Background

Middle East respiratory syndrome (MERS) is a respiratory disease caused by a newly recognized coronavirus (MERS-CoV). It was first reported in 2012 in Saudi Arabia and is thus far linked to countries in or near the Arabian Peninsula (United Arab Emirates [UAE], Qatar, Oman, Jordan, Kuwait, Yemen, and Lebanon). As of May 2014, two cases had been reported in the United States, both in men who had recently returned from Saudi Arabia.

See 11 Travel Diseases to Consider Before and After the Trip, a Critical Images slideshow, to help identify and manage several infectious travel diseases.

Also, see the Ebola: Care, Recommendations, and Protecting Practitioners slideshow to review treatment, recommendations, and safeguards for healthcare personnel working with infectious diseases, as well as the Acute Respiratory Distress Syndrome: A Complex Clinical Condition slideshow for more information on ARDS, a condition characterized by acute respiratory failure, hypoxemia, and pulmonary edema.

MERS is typically characterized by cough, fever, and shortness of breath. Most individuals with confirmed MERS have developed acute respiratory illness, and, among the 536 cases reported through May 12, 2014, the mortality rate has been 30%. However, the number of cases and fatalities reported in Saudi Arabia has recently been revised following alleged underreporting. The updated total number of cases in that country has been increased to 688 from the previous count of 575, and the total number of deaths has been increased to 282 from 190, representing a mortality rate of more than 40%.
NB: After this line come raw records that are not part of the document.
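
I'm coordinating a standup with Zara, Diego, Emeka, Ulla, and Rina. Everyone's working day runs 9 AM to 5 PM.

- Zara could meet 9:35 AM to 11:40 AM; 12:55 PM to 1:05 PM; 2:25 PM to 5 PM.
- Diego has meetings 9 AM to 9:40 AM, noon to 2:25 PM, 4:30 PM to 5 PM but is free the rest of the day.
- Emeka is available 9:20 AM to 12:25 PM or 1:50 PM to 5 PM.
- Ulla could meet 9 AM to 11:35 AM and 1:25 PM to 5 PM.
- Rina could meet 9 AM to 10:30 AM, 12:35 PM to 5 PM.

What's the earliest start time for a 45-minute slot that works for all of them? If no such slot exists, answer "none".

Zara free: 09:35-11:40, 12:55-13:05, 14:25-17:00.
Diego free: 09:40-12:00, 14:25-16:30 (invert busy blocks within the working day).
Emeka free: 09:20-12:25, 13:50-17:00.
Ulla free: 09:00-11:35, 13:25-17:00.
Rina free: 09:00-10:30, 12:35-17:00.
Zara ∩ Diego: 09:40-11:40, 14:25-16:30.
Zara ∩ Diego ∩ Emeka: 09:40-11:40, 14:25-16:30.
Zara ∩ Diego ∩ Emeka ∩ Ulla: 09:40-11:35, 14:25-16:30.
Zara ∩ Diego ∩ Emeka ∩ Ulla ∩ Rina: 09:40-10:30, 14:25-16:30.
The first common window of at least 45 minutes is 09:40-10:30, so the earliest start is 09:40.

09:40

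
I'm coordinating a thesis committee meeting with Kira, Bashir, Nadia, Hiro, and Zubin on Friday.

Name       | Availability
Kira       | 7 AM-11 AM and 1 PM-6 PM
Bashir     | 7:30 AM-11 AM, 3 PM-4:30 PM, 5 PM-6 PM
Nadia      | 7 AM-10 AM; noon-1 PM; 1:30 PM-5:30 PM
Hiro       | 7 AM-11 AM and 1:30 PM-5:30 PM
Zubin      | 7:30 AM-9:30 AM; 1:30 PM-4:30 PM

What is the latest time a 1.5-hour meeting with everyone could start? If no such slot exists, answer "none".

15:00

Kira ∩ Bashir: 07:30-11:00, 15:00-16:30, 17:00-18:00.
Kira ∩ Bashir ∩ Nadia: 07:30-10:00, 15:00-16:30, 17:00-17:30.
Kira ∩ Bashir ∩ Nadia ∩ Hiro: 07:30-10:00, 15:00-16:30, 17:00-17:30.
Kira ∩ Bashir ∩ Nadia ∩ Hiro ∩ Zubin: 07:30-09:30, 15:00-16:30.
The last common window of at least 90 minutes is 15:00-16:30; a 90-minute meeting can start as late as 15:00 and still end by 16:30.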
MERS-CoV has been shown to spread from person to person via close contact but without sustained community transmission. Potentially at-risk individuals include caregivers and close contacts of people with suspected or confirmed MERS-CoV infection. Transmission has occurred via close contact with infected persons, including from patients to healthcare personnel.

Laboratory testing for MERS-CoV is not routinely available, although polymerase chain reaction (PCR) for MERS-CoV is available at state health departments, the Centers for Disease Control and Prevention (CDC), and some international laboratories. Some commercial tests are available, but none has received US Food and Drug Administration (FDA) approval.

No vaccine currently exists for MERS, and no specific treatment has been recommended. Management is currently supportive. However, at least one group has recommended consideration of interferon alfa 2b plus ribavirin in the management of MERS-CoV cases because of the combination’s efficacy seen in rhesus macaques with MERS.

Travelers who have recently visited countries in or near the Arabian Peninsula are advised to contact their healthcare provider if they develop MERS symptoms (ie, fever, cough, shortness of breath) within 14 days of travel. Individuals who have been in recent contact with a symptomatic person who has recently traveled to the Arabian Peninsula should also be evaluated for MERS-CoV infection.

Because of an ongoing 2015 outbreak of MERS in South Korean healthcare facilities, the CDC has also recently advised clinicians to ask patients with serious respiratory problems whether they have recently been in a healthcare facility in South Korea to screen for MERS-CoV. A patient presenting with fever and pneumonia or acute respiratory distress syndrome should be evaluated for MERS if he or she had been a patient, worker, or visitor in a South Korean healthcare facility within 14 days of symptom onset.

In patients who meet these screening criteria, the CDC recommends evaluation for common causes of community-acquired pneumonia based on clinical presentation and epidemiologic and surveillance information. Testing for MERS-CoV and other respiratory pathogens can be performed concurrently. Results that confirm a different respiratory pathogen should not necessarily preclude testing for MERS-CoV.

If possible, the CDC recommends collection of multiple specimens from different sites at various times following the onset of symptoms. Infection-control measures should be used during collection using approved equipment and methods. Specimens should be handled, stored, and shipped following appropriate protocols.

Lower respiratory specimens are preferable. Oropharyngeal and nasopharyngeal specimens, in addition to serum and stool, are strongly recommended to increase diagnostic yield.

Collection of respiratory specimens should begin as soon as possible following symptoms onset; nonetheless, respiratory specimens should still be collected beyond this period if the patient remains symptomatic more than one week following symptom onset (particularly lower-respiratory specimens) since real-time reverse-transcription PCR (rRT-PCR) can still be used for detection.

Standard contact and airborne precautions are recommended for management of hospitalized patients with known or suspected MERS-CoV infection. The complete CDC guidance can be found on the CDC website (Interim Infection Prevention and Control Recommendations for Hospitalized Patients with Middle East Respiratory Syndrome Coronavirus (MERS-CoV ); a key recommendation includes placing the patient in contact and airborne isolation room as soon as possible. In addition, personal protective equipment for healthcare personnel, including gloves, gowns, eye protection (goggles or face shield), and respiratory protection that is at least as protective as fit-tested NIOSH-certified disposable N-95 filtering face piece respirator must be utilized.